Verringerung oder Verzicht auf tierische Lebensmittel reduzieren nicht nur die Treibhausgase sondern auch den Bedarf an landwirtschaftlicher Nutzfläche. Die durchschnittliche fleischlastige Ernährung benötigt demnach 1.832 Quadratmeter pro Person und Jahr. Die Pflanzen für eine rein vegane Ernährung brauchen dagegen nur 629 Quadratmeter pro Person, also etwa ein Drittel.
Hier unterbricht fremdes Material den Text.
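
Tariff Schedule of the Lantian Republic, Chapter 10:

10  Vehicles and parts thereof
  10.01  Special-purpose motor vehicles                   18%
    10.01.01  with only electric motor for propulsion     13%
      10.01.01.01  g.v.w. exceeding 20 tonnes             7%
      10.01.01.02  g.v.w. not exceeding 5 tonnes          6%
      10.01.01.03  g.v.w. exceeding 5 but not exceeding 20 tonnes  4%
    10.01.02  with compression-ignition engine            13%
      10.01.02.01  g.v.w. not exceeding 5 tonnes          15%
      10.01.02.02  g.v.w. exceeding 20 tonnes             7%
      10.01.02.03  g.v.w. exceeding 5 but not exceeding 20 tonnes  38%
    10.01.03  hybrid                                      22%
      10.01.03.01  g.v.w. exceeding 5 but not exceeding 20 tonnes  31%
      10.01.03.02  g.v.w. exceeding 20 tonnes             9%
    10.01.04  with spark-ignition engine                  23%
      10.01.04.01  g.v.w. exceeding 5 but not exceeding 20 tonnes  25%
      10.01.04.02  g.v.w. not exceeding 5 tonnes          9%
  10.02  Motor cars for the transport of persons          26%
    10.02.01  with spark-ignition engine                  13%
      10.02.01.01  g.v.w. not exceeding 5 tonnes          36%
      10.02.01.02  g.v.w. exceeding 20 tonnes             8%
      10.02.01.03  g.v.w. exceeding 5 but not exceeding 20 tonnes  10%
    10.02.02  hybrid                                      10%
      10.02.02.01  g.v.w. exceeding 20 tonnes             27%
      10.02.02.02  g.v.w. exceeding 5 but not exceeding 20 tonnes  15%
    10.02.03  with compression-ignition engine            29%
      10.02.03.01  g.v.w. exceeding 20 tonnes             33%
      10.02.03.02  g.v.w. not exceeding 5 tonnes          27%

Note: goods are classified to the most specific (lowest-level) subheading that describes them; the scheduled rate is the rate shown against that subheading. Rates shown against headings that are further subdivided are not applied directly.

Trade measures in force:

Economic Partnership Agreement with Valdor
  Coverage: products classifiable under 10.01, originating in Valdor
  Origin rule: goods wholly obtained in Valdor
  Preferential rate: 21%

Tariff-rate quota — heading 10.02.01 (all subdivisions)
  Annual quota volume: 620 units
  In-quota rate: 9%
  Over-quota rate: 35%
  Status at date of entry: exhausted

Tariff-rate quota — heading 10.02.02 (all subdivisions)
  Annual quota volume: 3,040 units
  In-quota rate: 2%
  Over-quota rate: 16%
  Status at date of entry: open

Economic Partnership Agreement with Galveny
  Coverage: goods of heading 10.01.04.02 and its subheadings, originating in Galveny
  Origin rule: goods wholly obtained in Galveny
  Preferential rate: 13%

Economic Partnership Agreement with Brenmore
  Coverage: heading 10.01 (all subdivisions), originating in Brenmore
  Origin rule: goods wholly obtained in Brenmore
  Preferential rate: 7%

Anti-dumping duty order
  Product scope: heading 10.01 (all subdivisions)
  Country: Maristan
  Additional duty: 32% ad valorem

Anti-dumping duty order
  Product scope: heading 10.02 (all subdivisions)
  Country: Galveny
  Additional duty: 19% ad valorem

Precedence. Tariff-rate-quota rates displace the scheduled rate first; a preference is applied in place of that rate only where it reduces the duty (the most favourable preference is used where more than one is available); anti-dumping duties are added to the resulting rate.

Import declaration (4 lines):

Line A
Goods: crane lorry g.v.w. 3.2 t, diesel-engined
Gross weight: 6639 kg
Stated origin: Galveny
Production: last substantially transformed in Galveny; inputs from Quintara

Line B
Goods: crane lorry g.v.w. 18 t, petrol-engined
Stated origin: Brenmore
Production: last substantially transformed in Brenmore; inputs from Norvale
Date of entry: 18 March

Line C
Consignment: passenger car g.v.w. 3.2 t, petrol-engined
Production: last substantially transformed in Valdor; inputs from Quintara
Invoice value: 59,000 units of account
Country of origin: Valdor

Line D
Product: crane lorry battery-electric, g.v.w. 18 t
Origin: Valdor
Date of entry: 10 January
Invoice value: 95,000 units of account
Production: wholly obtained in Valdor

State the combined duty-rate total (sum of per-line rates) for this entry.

Line A: crane lorry → 10.01; diesel-engined → 10.01.02; g.v.w. 3.2 t → 10.01.02.01. Scheduled 15%. Galveny agreement on 10.01.04.02: 10.01.02.01 not covered. → 15%.
Line B: crane lorry → 10.01; petrol-engined → 10.01.04; g.v.w. 18 t → 10.01.04.01. Scheduled 25%. Brenmore agreement on 10.01: not wholly obtained. → 25%.
Line C: passenger car → 10.02; petrol-engined → 10.02.01; g.v.w. 3.2 t → 10.02.01.01. Scheduled 36%. quota on 10.02.01 exhausted → over-quota 35%; Valdor agreement on 10.01: 10.02.01.01 not covered. → 35%.
Line D: crane lorry → 10.01; battery-electric → 10.01.01; g.v.w. 18 t → 10.01.01.03. Scheduled 4%. Valdor agreement on 10.01: wholly obtained → 21% available; preference 21% not lower than 4% → no reduction. → 4%.
Sum: 15% + 25% + 35% + 4% = 79%.

79%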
Der Grund für die Ersparnis sind die großen Flächen, die für den Anbau von Tierfutter benötigt werden, im Inland und in Übersee. „Eine Reduzierung des Fleischkonsums bereits um ein Drittel macht einen Ersatz der Soja- und Palmölimporte durch einheimische Alternativen möglich, ohne zusätzliche Ackerflächen in Anspruch nehmen zu müssen“, heißt es dazu in der Studie. Eine Bio-Variante berechnete das FiBL beim Flächenverbrauch nicht.

Da sich die Ernährungsgewohnheiten von Österreichern und Deutschen nicht groß unterscheiden, können diese Zahlen in ihrer Relation und Größenordnung auch auf Deutschland übertragen werden.